Tired of spring-cleaning his underground home, the Mole bolts up into the sunshine and discovers the river for the first time. There he meets the Water Rat, an easygoing creature who lives for boats, picnics, and poetry, and the two become fast friends. Mole's whole world widens to the bank, its meals, its neighbors, and the slow pleasures of the water, and the book settles into the rhythm of their days together.
Through Rat, Mole comes to know the riverside society, including the wealthy, boastful Toad of Toad Hall, whose enthusiasms blaze up and burn out one after another. A passing motor-car wrecks the friends' caravan and seizes Toad with a new craze; he is left murmuring in the road, possessed, while Rat sourly explains that this is simply how Toad always is. Mole also ventures into the dangerous Wild Wood, is rescued in the snow, and is taken in by the gruff, kindly Badger, who values the security of his deep underground home above all else.
The two quietest chapters turn inward. On a winter walk Mole catches the scent of his abandoned burrow and is overcome by homesickness until Rat helps him return to it and see its small worth again. On a summer night, searching for an otter's lost child, Rat and Mole are granted a vision of a great horned Friend and Helper at the gates of dawn, an awe that holds them and then mercifully fades, leaving the riverbank touched by something sacred.
Toad's craze, meanwhile, deepens into disaster. Badger and the others try confining him at Toad Hall, but he escapes, steals a motor-car, and is sent to prison. He breaks out in a washerwoman's disguise and stumbles through a string of misadventures by canal, horse, and barge before making his way home, only to find that weasels and stoats from the Wild Wood have seized Toad Hall in his absence.
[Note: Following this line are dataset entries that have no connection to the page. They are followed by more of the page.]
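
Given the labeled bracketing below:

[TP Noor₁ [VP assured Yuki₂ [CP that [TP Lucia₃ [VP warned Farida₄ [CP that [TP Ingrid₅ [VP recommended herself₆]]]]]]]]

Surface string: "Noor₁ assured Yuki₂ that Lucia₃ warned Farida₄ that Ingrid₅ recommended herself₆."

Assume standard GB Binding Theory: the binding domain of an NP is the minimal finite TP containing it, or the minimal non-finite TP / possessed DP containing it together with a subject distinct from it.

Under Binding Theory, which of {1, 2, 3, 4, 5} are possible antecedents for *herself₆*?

{5}

*herself* is an anaphor, so Principle A applies: it must be bound in its binding domain.
Binding domain of *herself₆*: the embedded TP, whose subject is Ingrid₅.
*Noor₁* c-commands the anaphor but is outside its binding domain → cannot satisfy Principle A.
*Yuki₂* c-commands the anaphor but is outside its binding domain → cannot satisfy Principle A.
*Lucia₃* c-commands the anaphor but is outside its binding domain → cannot satisfy Principle A.
*Farida₄* c-commands the anaphor but is outside its binding domain → cannot satisfy Principle A.
*Ingrid₅* c-commands the anaphor within its binding domain → licit binder.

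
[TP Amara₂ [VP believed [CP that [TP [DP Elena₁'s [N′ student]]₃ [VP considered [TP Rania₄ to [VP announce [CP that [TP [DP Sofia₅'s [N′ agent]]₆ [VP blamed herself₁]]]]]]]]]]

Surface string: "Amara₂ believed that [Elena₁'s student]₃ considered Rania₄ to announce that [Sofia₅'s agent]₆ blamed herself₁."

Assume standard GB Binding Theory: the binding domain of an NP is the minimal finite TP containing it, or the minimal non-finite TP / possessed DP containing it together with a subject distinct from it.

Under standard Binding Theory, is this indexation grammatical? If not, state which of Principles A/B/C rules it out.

The two coindexed NPs are *Elena₁* and *herself₁*.
*herself₁* is an anaphor. Principle A requires it to be bound within its binding domain — the embedded TP, whose subject is [Sofia₅'s agent]₆.
Within that domain it is c-commanded by *[Sofia₅'s agent]₆*, which does not share its index.
*Elena₁* does not c-command the anaphor at all.
The anaphor is unbound in its domain → Principle A violation.

Principle A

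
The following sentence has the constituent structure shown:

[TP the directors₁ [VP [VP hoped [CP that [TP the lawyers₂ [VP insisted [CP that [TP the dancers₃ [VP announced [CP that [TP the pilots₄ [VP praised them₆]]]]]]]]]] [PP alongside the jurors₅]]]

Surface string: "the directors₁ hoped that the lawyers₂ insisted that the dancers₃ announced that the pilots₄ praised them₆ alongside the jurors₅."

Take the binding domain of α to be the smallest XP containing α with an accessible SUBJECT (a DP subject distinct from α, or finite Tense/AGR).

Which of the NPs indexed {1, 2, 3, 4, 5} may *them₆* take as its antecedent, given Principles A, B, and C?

{1, 2, 3, 5}

*them* is a pronoun, so Principle B applies: it must be free in its binding domain.
Binding domain of *them₆*: the embedded TP, whose subject is the pilots₄.
*the directors₁* c-commands the pronoun but from outside its binding domain, and is not c-commanded by it → coindexation permitted.
*the lawyers₂* c-commands the pronoun but from outside its binding domain, and is not c-commanded by it → coindexation permitted.
*the dancers₃* c-commands the pronoun but from outside its binding domain, and is not c-commanded by it → coindexation permitted.
*the pilots₄* c-commands the pronoun within its binding domain → coindexation would violate Principle B.
*the jurors₅* and the pronoun do not c-command one another → neither Principle B nor Principle C is at stake; coindexation permitted.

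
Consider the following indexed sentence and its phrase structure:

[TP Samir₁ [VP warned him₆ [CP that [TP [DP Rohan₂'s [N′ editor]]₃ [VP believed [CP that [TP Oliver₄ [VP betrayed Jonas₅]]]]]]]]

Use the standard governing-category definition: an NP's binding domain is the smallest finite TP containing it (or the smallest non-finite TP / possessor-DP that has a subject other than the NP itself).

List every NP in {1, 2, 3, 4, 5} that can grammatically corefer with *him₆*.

*him* is a pronoun, so Principle B applies: it must be free in its binding domain.
Binding domain of *him₆*: the matrix TP, whose subject is Samir₁.
*Samir₁* c-commands the pronoun within its binding domain → coindexation would violate Principle B.
*Rohan₂*: the pronoun c-commands this R-expression → coindexation would violate Principle C on *Rohan₂*.
*[Rohan₂'s editor]₃*: the pronoun c-commands this R-expression → coindexation would violate Principle C on *[Rohan₂'s editor]₃*.
*Oliver₄*: the pronoun c-commands this R-expression → coindexation would violate Principle C on *Oliver₄*.
*Jonas₅*: the pronoun c-commands this R-expression → coindexation would violate Principle C on *Jonas₅*.

none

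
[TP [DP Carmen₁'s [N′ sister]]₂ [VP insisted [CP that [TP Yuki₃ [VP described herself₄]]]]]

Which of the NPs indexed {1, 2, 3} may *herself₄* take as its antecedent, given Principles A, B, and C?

*herself* is an anaphor, so Principle A applies: it must be bound in its binding domain.
Binding domain of *herself₄*: the embedded TP, whose subject is Yuki₃.
*Carmen₁* does not c-command the anaphor → cannot bind it.
*[Carmen₁'s sister]₂* c-commands the anaphor but is outside its binding domain → cannot satisfy Principle A.
*Yuki₃* c-commands the anaphor within its binding domain → licit binder.

{3}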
The four friends mount a final rescue. Armed and led by Badger, they slip in through a secret tunnel and rout the invaders, restoring the hall to its owner. Chastened, Toad is persuaded to give up his old swagger, hold a modest banquet, and behave at last like a reformed and grateful animal. The story closes with the riverbank world set right and the bonds of its small community affirmed.